Chris Hopson, chief executive of NHS Providers, said many hospital bosses wanted to ‘sound a warning bell’ to political leaders. It comes after latest figures showed record levels of delayed hospital discharges and patient waiting times. NHS Providers, the organisation that represents hospitals in England, says unless urgent funding is provided it will have to cut staff, bring in charges or introduce ‘draconian rationing’ of treatment.
It highlights that 80% of England’s acute hospitals are in financial deficit, compared with 5% three years ago – while missed A&E waiting time targets have risen from 10% to 90%. Writing in The Observer Hopson said that trusts would ‘do all they can to deliver efficiency savings and productivity improvements’ but ‘the NHS must make some quick, clear choices on what gives, however unpalatable these choices may be’.
His warning comes days before the Commons Health Select Committee will decide whether to launch a special inquiry into the state of the NHS in England and two months before the government announces its spending plans in the autumn statement.
In July more than 50 hospitals in England were given the go-ahead to miss key waiting time targets this year to help ease their financial problems.
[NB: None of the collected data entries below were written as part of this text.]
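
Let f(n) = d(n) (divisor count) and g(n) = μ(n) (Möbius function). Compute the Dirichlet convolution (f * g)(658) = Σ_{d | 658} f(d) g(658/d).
(d * μ)(658) = 1

Divisors of 658: [1, 2, 7, 14, 47, 94, 329, 658]. For each d | 658:
  d = 1: d(1) · μ(658/1) = 1 · -1 = -1
  d = 2: d(2) · μ(658/2) = 2 · 1 = 2
  d = 7: d(7) · μ(658/7) = 2 · 1 = 2
  d = 14: d(14) · μ(658/14) = 4 · -1 = -4
  d = 47: d(47) · μ(658/47) = 2 · 1 = 2
  d = 94: d(94) · μ(658/94) = 4 · -1 = -4
  d = 329: d(329) · μ(658/329) = 4 · -1 = -4
  d = 658: d(658) · μ(658/658) = 8 · 1 = 8
Summing: (d * μ)(658) = -1 + 2 + 2 + -4 + 2 + -4 + -4 + 8 = 1.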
BMA member, Anna Athow, commented: ‘Only a few months ago Hopson called for the closure of another 50 District General Hospitals (DGHs).
‘Hopson is now calling for a big national debate in order to convince people that there is not enough money for the NHS and that patient charges or stopping or denying access to NHS services must be urgently instituted. What he cannot reveal is where the £115bn annual funding of NHS funding is going. Health campaigners estimate that up to a quarter of the budget is diverted out to private sector companies.
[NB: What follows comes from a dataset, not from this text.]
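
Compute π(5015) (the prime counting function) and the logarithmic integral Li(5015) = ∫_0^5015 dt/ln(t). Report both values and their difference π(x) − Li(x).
π(5015) = 672;  Li(5015) ≈ 686.04;  π(x) − Li(x) ≈ -14.04.

Direct count of primes ≤ 5015 gives π(5015) = 672. Numerical evaluation of the logarithmic integral gives Li(5015) ≈ 686.04. The difference π(x) − Li(x) ≈ -14.04 is typically negative for small/moderate x (Li(x) overestimates), though Littlewood's theorem shows this sign changes infinitely often.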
‘The fact is the Blair government pumped up NHS funding to European levels in 2000 to cover up the privatisation reforms they were bringing in. But in 2010, the privatisation agenda required crashing the NHS with cuts of £20bn in five years to destroy NHS facilities and staffing levels.
‘Then in 2015 the Cameron government continued with the Five Year Forward View plan of Simon Stevens, to axe another £22bn from the NHS by 2020, accompanied by a huge programme of imposing new American market models of care ready to be run by private companies for profit.
‘It is this colossal conspiracy by successive governments to crash and privatise the NHS which has brought the NHS to the brink of collapse, with unsafe care and a drastic lack of staff, staff who are now being attacked through new contract impositions.
‘This crash plan is coming unstuck because the treasury has run out of money. The public is now outraged by the new secret STP ( Sustainability and Transformation Plans) to cut and close thousands more patient beds and DGHs and carry out the most draconian funding cuts in NHS history.
‘The trade union and labour movement must expose these secret plans for what they are. The TUC has the responsibility to stop the NHS being privatised and destroyed. The strength of the whole working class is needed. Immediately this means contacting the junior doctors and the BMA and coordinating the health unions and all unions in a plan of general strike action to stop the imposition of cost-cutting staff contracts, and keep open all NHS services threatened with closure.
‘The aim must be to remove this government and get in a workers government committed to restore and renationalise the NHS and throw out the privateers.’